L’aplomb manifesté à ce niveau d’achèvement démontre à quel point le prodige y était préparé, conditionné, éduqué. Aujour­d’hui, il n’est jamais qu’un champion à maturité, une démarche aboutie. «Juan Martin a toujours eu une approche très professionnelle du tennis, depuis l’âge de 10 ans», rapporte Guillermo Vilas, ancienne idole argentine.

«Je vis un rêve de gosse, a sobrement commenté le géant. J’ai toujours eu un faible pour l’US Open. En cet instant, mes pensées sont confuses. Je sais juste que, au début, j’étais très nerveux et fatigué. Je sortais d’une nuit blanche; impossible de fermer l’œil. Le matin, je n’ai pas pris mon petit déjeuner.»

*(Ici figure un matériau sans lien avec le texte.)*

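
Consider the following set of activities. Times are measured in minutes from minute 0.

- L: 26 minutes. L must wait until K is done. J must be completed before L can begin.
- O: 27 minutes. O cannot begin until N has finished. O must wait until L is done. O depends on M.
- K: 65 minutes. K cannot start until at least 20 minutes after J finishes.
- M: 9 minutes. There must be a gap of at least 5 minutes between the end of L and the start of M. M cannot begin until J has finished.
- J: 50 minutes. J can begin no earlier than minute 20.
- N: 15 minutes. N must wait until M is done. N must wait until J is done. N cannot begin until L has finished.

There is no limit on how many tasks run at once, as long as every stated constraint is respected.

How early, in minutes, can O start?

J waits on its own release at minute 20, so it starts at minute 20 and finishes at 20 + 50 = minute 70.
K cannot begin until J (finishes minute 70, plus 20-minute gap → minute 90). It runs from minute 90 to 90 + 65 = minute 155.
L needs all of K (finishes minute 155); J (finishes minute 70). That puts its earliest start at minute 155; it finishes at 155 + 26 = minute 181.
M cannot start until L (finishes minute 181, plus 5-minute gap → minute 186); J (finishes minute 70). The controlling bound is minute 186, so M finishes at 186 + 9 = minute 195.
N has to wait for M (finishes minute 195); J (finishes minute 70); L (finishes minute 181). The latest of these is minute 195, so N runs minute 195 to 195 + 15 = minute 210.
O waits on N (finishes minute 210); L (finishes minute 181); M (finishes minute 195). The latest of these is minute 210, which is the earliest O can start.

210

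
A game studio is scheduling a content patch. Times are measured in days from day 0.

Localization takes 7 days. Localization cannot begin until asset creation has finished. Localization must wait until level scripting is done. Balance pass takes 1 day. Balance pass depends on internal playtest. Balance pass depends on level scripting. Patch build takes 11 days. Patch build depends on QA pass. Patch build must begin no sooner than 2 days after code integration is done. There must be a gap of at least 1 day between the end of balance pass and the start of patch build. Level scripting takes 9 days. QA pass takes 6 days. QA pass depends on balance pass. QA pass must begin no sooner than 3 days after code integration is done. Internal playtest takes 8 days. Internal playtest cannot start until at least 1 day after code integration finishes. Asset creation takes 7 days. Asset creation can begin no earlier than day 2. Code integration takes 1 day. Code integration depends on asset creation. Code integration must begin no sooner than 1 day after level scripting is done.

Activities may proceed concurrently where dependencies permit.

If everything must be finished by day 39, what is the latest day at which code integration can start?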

Pour Juan Martin Del Potro, il y a bien eu un «momentum», une sorte de basculement, dans cette finale sans queue ni tête: «Après le premier set, j’ai eu envie de briser une raquette. J’y ai renoncé par respect envers le public, et parce que Roger a toujours un comportement de gentleman. Ensuite, j’ai débreaké à 5-4 dans le deuxième set et tout a changé. J’ai commencé à croire en moi. J’ai réalisé que je vivais un moment rare, que je défiais le plus grand joueur de tous les temps, et que je n’avais rien à perdre. J’ai eu progressivement de bonnes sensations en coup droit, et ce fut la clé.»